The plan also says, in part, that “students in the age-band of K-12 schools are not considered by the [Centers for Disease Control and Prevention] to be high-risk individuals for COVID-19.” Most studies have found that younger kids face serious complications from the virus less often than adults, but they can still carry it and pass it on to older adults.

And educators are considered high-risk for getting sick from the coronavirus because of their age or existing health conditions.

At Utah Military Academy, everyone will be out of the school until Sept. 21. It had opened three weeks ago. The school’s separate campus at Hill Air Force Base in Ogden was not impacted. Both teach students in grades 7-12.

The temporary shutdown of the two charters comes one day after a Utah County high school shifted to a hybrid schedule after a smaller “cluster” of cases there. Pleasant Grove High School will close for two days and then reopen Thursday with a mix of online and in-person classes.

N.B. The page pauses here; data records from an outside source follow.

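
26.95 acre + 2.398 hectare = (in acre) 32.88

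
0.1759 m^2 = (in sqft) 1.893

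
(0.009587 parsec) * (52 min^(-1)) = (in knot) 4.984e+14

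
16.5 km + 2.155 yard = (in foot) 5.414e+04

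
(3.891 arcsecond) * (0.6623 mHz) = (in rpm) 1.193e-07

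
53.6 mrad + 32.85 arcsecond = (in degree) 3.08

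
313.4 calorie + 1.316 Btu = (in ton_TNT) 6.452e-07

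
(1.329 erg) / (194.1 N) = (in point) 1.941e-06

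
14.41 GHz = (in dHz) 1.441e+11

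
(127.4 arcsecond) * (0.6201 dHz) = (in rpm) 0.0003657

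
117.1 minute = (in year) 0.0002228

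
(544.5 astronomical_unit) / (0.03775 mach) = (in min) 1.056e+11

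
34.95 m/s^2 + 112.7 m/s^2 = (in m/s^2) 147.7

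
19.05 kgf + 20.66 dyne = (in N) 186.8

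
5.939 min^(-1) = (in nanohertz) 9.898e+07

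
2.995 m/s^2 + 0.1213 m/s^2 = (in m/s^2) 3.116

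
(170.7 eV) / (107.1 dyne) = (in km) 2.554e-17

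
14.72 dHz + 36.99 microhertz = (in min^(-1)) 88.32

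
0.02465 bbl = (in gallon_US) 1.035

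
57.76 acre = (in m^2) 2.337e+05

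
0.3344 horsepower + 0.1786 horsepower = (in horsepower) 0.513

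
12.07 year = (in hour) 1.057e+05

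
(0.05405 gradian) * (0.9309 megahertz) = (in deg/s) 4.528e+04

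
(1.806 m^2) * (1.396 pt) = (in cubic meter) 0.0008894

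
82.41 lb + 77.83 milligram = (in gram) 3.738e+04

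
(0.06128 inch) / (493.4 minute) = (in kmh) 1.893e-07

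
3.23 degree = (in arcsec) 1.163e+04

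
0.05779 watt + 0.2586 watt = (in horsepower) 0.0004243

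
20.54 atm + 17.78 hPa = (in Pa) 2.083e+06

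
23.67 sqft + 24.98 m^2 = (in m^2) 27.18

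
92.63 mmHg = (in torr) 92.63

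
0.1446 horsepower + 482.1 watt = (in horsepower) 0.7911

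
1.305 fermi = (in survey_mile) 8.109e-19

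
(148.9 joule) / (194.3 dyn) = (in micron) 7.663e+10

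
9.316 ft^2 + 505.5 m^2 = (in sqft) 5450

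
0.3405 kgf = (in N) 3.339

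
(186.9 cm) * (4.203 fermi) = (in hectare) 7.855e-19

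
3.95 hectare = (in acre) 9.761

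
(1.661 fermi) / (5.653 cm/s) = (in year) 9.317e-22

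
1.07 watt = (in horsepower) 0.001435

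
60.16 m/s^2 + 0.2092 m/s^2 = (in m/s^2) 60.37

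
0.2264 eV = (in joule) 3.627e-20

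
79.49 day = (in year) 0.2178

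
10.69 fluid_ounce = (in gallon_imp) 0.06954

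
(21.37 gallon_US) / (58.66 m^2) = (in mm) 1.379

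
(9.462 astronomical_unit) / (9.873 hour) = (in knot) 7.741e+07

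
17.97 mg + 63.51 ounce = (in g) 1800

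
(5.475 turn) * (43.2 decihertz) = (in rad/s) 148.6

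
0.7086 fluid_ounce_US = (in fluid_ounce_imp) 0.7375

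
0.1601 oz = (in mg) 4539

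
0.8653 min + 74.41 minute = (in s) 4517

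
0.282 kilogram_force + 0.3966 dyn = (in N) 2.765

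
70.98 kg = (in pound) 156.5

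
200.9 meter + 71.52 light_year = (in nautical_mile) 3.654e+14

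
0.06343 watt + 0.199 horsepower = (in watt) 148.5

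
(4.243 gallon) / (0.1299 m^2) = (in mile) 7.683e-05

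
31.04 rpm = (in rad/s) 3.251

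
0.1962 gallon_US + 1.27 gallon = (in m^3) 0.00555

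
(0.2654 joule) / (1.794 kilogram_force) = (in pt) 42.76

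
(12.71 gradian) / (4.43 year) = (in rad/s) 1.429e-09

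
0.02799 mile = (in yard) 49.26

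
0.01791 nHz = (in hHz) 1.791e-13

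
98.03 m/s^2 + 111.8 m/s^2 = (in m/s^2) 209.8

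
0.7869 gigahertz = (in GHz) 0.7869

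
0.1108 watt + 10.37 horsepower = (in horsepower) 10.37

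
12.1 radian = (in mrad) 1.21e+04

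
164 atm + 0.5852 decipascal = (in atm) 164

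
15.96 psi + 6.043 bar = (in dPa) 7.143e+06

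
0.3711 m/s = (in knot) 0.7214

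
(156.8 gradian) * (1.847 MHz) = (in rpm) 4.344e+07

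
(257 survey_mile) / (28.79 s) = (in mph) 3.214e+04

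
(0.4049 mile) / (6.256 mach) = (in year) 9.7e-09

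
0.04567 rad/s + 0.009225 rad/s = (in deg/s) 3.145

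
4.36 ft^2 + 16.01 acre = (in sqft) 6.974e+05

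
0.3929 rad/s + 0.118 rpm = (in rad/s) 0.4053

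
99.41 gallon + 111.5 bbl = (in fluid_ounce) 6.121e+05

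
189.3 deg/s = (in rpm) 31.55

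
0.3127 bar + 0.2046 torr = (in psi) 4.539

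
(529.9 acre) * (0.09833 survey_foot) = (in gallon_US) 1.698e+07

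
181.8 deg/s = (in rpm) 30.3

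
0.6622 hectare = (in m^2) 6622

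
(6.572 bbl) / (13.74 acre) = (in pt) 0.05327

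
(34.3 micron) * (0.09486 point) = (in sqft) 1.236e-08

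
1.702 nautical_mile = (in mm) 3.152e+06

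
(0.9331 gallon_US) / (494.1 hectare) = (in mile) 4.442e-13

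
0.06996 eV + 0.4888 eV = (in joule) 8.952e-20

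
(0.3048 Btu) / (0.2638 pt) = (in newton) 3.456e+06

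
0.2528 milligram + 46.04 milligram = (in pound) 0.0001021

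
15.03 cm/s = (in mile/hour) 0.3362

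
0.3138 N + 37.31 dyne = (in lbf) 0.07063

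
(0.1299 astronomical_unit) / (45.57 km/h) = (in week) 2538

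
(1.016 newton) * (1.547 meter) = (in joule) 1.572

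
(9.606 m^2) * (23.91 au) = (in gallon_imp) 7.558e+15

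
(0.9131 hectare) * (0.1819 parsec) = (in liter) 5.125e+22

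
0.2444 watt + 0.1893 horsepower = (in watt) 141.4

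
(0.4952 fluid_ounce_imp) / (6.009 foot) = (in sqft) 8.269e-05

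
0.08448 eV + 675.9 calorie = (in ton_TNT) 6.759e-07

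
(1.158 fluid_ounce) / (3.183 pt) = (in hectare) 3.05e-06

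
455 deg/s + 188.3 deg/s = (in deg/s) 643.3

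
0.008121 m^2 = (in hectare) 8.121e-07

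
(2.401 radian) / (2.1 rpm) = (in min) 0.182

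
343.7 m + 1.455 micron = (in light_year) 3.633e-14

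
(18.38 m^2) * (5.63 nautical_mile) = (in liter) 1.916e+08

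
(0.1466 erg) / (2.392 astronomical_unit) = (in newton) 4.097e-20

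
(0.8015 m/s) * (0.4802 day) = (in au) 2.223e-07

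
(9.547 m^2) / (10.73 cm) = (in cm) 8897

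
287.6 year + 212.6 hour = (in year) 287.6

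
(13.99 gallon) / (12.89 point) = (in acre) 0.002878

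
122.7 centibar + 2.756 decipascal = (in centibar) 122.7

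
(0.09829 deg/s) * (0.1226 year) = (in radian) 6633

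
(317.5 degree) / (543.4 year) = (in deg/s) 1.853e-08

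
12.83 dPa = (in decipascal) 12.83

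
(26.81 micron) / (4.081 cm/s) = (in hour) 1.825e-07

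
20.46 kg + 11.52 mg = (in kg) 20.46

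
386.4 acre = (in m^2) 1.564e+06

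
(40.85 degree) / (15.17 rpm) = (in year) 1.423e-08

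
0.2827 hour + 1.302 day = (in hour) 31.53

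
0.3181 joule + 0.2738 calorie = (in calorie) 0.3498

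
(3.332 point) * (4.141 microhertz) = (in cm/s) 4.868e-07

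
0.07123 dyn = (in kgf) 7.263e-08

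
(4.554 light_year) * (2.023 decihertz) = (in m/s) 8.716e+15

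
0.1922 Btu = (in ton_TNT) 4.847e-08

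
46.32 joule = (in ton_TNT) 1.107e-08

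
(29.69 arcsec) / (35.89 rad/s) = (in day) 4.642e-11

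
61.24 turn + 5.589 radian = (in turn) 62.13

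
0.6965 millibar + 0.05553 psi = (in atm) 0.004466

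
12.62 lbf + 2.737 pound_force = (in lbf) 15.36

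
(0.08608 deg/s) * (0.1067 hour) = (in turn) 0.09185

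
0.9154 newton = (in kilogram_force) 0.09334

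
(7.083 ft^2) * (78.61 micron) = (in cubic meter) 5.173e-05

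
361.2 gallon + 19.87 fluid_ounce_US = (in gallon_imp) 300.9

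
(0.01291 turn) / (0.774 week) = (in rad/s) 1.733e-07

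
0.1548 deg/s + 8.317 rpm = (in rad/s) 0.8737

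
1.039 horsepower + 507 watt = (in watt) 1282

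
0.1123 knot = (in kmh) 0.208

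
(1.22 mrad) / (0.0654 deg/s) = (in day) 1.237e-05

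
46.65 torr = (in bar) 0.06219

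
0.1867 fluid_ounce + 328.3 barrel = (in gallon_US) 1.379e+04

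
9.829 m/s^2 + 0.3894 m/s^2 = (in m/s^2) 10.22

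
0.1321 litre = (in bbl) 0.0008309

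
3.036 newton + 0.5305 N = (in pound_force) 0.8018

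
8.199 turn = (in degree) 2952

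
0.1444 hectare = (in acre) 0.3568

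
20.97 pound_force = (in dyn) 9.328e+06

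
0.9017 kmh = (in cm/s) 25.05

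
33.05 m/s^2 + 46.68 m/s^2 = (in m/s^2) 79.73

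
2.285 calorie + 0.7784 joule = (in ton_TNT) 2.471e-09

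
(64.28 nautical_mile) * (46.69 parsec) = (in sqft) 1.846e+24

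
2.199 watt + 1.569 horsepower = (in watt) 1172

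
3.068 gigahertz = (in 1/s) 3.068e+09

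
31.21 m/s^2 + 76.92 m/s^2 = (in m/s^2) 108.1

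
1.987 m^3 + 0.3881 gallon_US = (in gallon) 525.3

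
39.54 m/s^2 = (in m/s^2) 39.54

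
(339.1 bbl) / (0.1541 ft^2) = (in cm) 3.766e+05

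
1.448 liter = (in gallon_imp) 0.3185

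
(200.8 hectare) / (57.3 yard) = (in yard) 4.191e+04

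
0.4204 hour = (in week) 0.002502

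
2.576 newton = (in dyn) 2.576e+05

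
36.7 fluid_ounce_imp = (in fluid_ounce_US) 35.26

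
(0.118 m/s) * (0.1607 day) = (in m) 1638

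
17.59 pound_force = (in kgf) 7.979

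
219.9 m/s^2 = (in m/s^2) 219.9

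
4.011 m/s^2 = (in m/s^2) 4.011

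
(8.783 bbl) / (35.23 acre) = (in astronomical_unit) 6.547e-17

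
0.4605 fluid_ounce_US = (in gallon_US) 0.003598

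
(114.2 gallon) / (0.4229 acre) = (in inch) 0.009945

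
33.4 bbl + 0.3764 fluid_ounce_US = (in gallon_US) 1403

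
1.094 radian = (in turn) 0.1741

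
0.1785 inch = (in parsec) 1.469e-19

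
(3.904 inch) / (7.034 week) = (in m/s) 2.331e-08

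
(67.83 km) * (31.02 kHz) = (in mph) 4.707e+09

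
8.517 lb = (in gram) 3863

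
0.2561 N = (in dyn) 2.561e+04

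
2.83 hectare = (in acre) 6.993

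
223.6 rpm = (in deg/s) 1342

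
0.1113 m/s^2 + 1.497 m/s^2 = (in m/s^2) 1.608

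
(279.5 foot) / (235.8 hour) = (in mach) 2.947e-07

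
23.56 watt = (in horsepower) 0.03159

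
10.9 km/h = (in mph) 6.773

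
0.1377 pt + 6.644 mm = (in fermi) 6.693e+12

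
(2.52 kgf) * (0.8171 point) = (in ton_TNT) 1.703e-12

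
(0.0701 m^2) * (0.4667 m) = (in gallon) 8.643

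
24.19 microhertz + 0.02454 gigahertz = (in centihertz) 2.454e+09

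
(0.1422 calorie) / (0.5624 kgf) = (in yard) 0.118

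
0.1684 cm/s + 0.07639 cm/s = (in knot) 0.004758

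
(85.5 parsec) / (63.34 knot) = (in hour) 2.249e+13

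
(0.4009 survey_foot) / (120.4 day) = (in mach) 3.45e-11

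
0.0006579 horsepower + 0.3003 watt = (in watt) 0.7909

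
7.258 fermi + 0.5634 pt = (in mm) 0.1988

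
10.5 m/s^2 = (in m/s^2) 10.5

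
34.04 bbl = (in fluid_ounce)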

Alpine School District — the largest in the state — has declined to say how many infections prompted the change there. But the district, overall, has confirmed 67 active cases over its 91 schools; of those, 41 are students and 26 are faculty. The hope with the shift to hybrid teaching is to reduce the number of students in the school at one time and slow the spread of the virus.

Since Utah public schools began opening Aug. 13, they have reported 14 outbreaks affecting 76 patients. There was a surge of five new outbreaks reported Tuesday.

From the beginning of the pandemic, there have been 121 patients infected in 25 school outbreaks, with an average age of 18. Seven of those patients have been hospitalized. None has died.